電車で大声通話する迷惑客。誰も注意できない中、小学生の“刺さるひと言”で電話を切って逃げ出した
公共交通機関などで、ときどき見かける“迷惑行為”。「注意したいけど……やっぱり怖い」そんな葛藤、ありませんか?
今回は、通勤電車で起きたある女性のエピソードをご紹介しましょう。
松崎由梨さん(仮名・34歳)は、ある日の夕方、帰宅ラッシュの電車に揺られていました。
「その日は朝から忙しくて疲れがどっと押し寄せていました。ただ無心で電車に揺られて、とにかく帰ってソファーに寝そべりたいと思っていましたね」
誰もが一日の疲れを引きずったまま、静かに時間をやり過ごしているような空気の中、突然「ふざけんなよ! だからさぁ何回言わせんの?」と、場違いな怒声が車内に響き渡ったそう。

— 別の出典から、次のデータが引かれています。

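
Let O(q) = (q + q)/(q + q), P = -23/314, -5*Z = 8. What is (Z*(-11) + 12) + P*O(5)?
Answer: 46357/1570 ≈ 29.527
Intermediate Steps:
Z = -8/5 (Z = -⅕*8 = -8/5 ≈ -1.6000)
P = -23/314 (P = -23*1/314 = -23/314 ≈ -0.073248)
O(q) = 1 (O(q) = (2*q)/((2*q)) = (2*q)*(1/(2*q)) = 1)
(Z*(-11) + 12) + P*O(5) = (-8/5*(-11) + 12) - 23/314*1 = (88/5 + 12) - 23/314 = 148/5 - 23/314 = 46357/1570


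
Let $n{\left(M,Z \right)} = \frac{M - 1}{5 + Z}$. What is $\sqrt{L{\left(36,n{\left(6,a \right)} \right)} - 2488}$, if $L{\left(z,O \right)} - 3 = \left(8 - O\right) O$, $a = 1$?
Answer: $\frac{i \sqrt{89245}}{6} \approx 49.79 i$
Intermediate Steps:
$n{\left(M,Z \right)} = \frac{-1 + M}{5 + Z}$
$L{\left(z,O \right)} = 3 + O \left(8 - O\right)$ ($L{\left(z,O \right)} = 3 + \left(8 - O\right) O = 3 + O \left(8 - O\right)$)
$\sqrt{L{\left(36,n{\left(6,a \right)} \right)} - 2488} = \sqrt{\left(3 - \left(\frac{-1 + 6}{5 + 1}\right)^{2} + 8 \frac{-1 + 6}{5 + 1}\right) - 2488} = \sqrt{\left(3 - \left(\frac{1}{6} \cdot 5\right)^{2} + 8 \cdot \frac{1}{6} \cdot 5\right) - 2488} = \sqrt{\left(3 - \left(\frac{5}{6}\right)^{2} + 8 \cdot \frac{5}{6}\right) - 2488} = \sqrt{\left(3 - \frac{25}{36} + \frac{20}{3}\right) - 2488} = \sqrt{\frac{323}{36} - 2488} = \sqrt{- \frac{89245}{36}} = \frac{i \sqrt{89245}}{6}$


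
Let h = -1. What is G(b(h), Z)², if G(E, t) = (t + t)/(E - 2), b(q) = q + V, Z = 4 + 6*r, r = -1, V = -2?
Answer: 16/25 ≈ 0.64000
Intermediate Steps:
Z = -2 (Z = 4 + 6*(-1) = 4 - 6 = -2)
b(q) = -2 + q (b(q) = q - 2 = -2 + q)
G(E, t) = 2*t/(-2 + E) (G(E, t) = (2*t)/(-2 + E) = 2*t/(-2 + E))
G(b(h), Z)² = (2*(-2)/(-2 + (-2 - 1)))² = (2*(-2)/(-2 - 3))² = (2*(-2)/(-5))² = (2*(-2)*(-⅕))² = (⅘)² = 16/25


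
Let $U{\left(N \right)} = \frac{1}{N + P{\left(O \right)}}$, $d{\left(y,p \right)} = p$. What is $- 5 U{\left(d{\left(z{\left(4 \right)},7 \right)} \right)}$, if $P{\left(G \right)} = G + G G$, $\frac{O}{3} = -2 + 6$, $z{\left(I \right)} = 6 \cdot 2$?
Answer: $- \frac{5}{163} \approx -0.030675$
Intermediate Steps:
$z{\left(I \right)} = 12$
$O = 12$ ($O = 3 \left(-2 + 6\right) = 3 \cdot 4 = 12$)
$P{\left(G \right)} = G + G^{2}$
$U{\left(N \right)} = \frac{1}{156 + N}$ ($U{\left(N \right)} = \frac{1}{N + 12 \left(1 + 12\right)} = \frac{1}{N + 12 \cdot 13} = \frac{1}{N + 156} = \frac{1}{156 + N}$)
$- 5 U{\left(d{\left(z{\left(4 \right)},7 \right)} \right)} = - \frac{5}{156 + 7} = - \frac{5}{163}$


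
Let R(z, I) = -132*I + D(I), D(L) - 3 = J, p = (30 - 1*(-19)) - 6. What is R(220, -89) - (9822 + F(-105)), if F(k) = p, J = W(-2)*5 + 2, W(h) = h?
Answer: 1878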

「少し離れた場所で、若い男性が不機嫌そうにスマホ越しに怒鳴っていたんですよ。周囲の乗客たちは気づいているのに、誰も何も言えずウンザリしている感じでした」
男性は通話の内容を隠そうとする様子もなく、苛立ちをそのまま音に乗せて周囲へ撒き散らしていました。言葉は荒く、語気はどんどん強まり、まるで見せつけるように声を張り上げていたそう。
由梨さんは「公共の場では静かにしてほしい」という思いと「怖いし関わりたくない」という気持ちの間で揺れていました。

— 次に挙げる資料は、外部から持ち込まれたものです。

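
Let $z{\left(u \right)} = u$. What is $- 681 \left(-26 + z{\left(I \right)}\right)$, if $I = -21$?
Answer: $32007$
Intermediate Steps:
$- 681 \left(-26 + z{\left(I \right)}\right) = - 681 \left(-26 - 21\right) = \left(-681\right) \left(-47\right) = 32007$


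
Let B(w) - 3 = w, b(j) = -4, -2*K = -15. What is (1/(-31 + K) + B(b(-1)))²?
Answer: 2401/2209 ≈ 1.0869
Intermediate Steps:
K = 15/2 (K = -½*(-15) = 15/2 ≈ 7.5000)
B(w) = 3 + w
(1/(-31 + K) + B(b(-1)))² = (1/(-31 + 15/2) + (3 - 4))² = (1/(-47/2) - 1)² = (-2/47 - 1)² = (-49/47)² = 2401/2209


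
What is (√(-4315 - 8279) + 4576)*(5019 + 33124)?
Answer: 174542368 + 38143*I*√12594 ≈ 1.7454e+8 + 4.2805e+6*I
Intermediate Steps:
(√(-4315 - 8279) + 4576)*(5019 + 33124) = (√(-12594) + 4576)*38143 = (I*√12594 + 4576)*38143 = (4576 + I*√12594)*38143 = 174542368 + 38143*I*√12594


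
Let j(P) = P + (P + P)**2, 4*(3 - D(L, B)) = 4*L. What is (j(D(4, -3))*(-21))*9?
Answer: -567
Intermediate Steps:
D(L, B) = 3 - L
j(P) = P + 4*P**2 (j(P) = P + (2*P)**2 = P + 4*P**2)
(j(D(4, -3))*(-21))*9 = (((3 - 1*4)*(1 + 4*(3 - 1*4)))*(-21))*9 = (((3 - 4)*(1 + 4*(3 - 4)))*(-21))*9 = (-(1 + 4*(-1))*(-21))*9 = (-(1 - 4)*(-21))*9 = (-1*(-3)*(-21))*9 = (3*(-21))*9 = -63*9 = -567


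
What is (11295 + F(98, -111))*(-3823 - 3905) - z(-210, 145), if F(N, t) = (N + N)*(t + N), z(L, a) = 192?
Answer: -67597008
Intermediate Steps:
F(N, t) = 2*N*(N + t) (F(N, t) = (2*N)*(N + t) = 2*N*(N + t))
(11295 + F(98, -111))*(-3823 - 3905) - z(-210, 145) = (11295 + 2*98*(98 - 111))*(-3823 - 3905) - 1*192 = (11295 + 2*98*(-13))*(-7728) - 192 = (11295 - 2548)*(-7728) - 192 = 8747*(-7728) - 192 = -67596816 - 192 = -67597008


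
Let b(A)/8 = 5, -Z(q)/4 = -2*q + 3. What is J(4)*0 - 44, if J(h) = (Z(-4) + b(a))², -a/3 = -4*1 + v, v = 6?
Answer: -44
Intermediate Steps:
a = -6 (a = -3*(-4*1 + 6) = -3*(-4 + 6) = -3*2 = -6)
Z(q) = -12 + 8*q (Z(q) = -4*(-2*q + 3) = -4*(3 - 2*q) = -12 + 8*q)
b(A) = 40 (b(A) = 8*5 = 40)
J(h) = 16 (J(h) = ((-12 + 8*(-4)) + 40)² = ((-12 - 32) + 40)² = (-44 + 40)² = (-4)² = 16)
J(4)*0 - 44 = 16*0 - 44 = 0 - 44 = -44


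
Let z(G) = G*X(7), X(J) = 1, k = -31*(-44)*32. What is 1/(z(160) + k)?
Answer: 1/43808 ≈ 2.2827e-5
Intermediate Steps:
k = 43648 (k = 1364*32 = 43648)
z(G) = G (z(G) = G*1 = G)
1/(z(160) + k) = 1/(160 + 43648) = 1/43808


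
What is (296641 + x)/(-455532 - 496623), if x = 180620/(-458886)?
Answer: -68062110653/218465299665 ≈ -0.31155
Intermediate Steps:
x = -90310/229443 (x = 180620*(-1/458886) = -90310/229443 ≈ -0.39361)
(296641 + x)/(-455532 - 496623) = (296641 - 90310/229443)/(-455532 - 496623) = (68062110653/229443)/(-952155) = (68062110653/229443)*(-1/952155) = -68062110653/218465299665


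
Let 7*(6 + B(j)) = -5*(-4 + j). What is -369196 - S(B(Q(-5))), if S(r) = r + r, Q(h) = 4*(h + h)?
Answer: -2584728/7 ≈ -3.6925e+5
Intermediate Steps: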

「その時『電車の中ってね、電話しちゃいけないんだよ』と可愛らしい声が聞こえて、振り返ると、小学3年生ぐらいの男の子が立っていたんですよ」

静かな声でしたが、その言葉は不思議なくらいはっきりと周りに届いたそう。
「すると男性が『は?』と男の子をイラッとした表情で見つめ、空気が張り詰めたのですが……男の子は視線をそらさなかったんですよね」
周囲の大人たちが目を伏せる中、その小さな背中だけが、まっすぐに相手を見据えていました。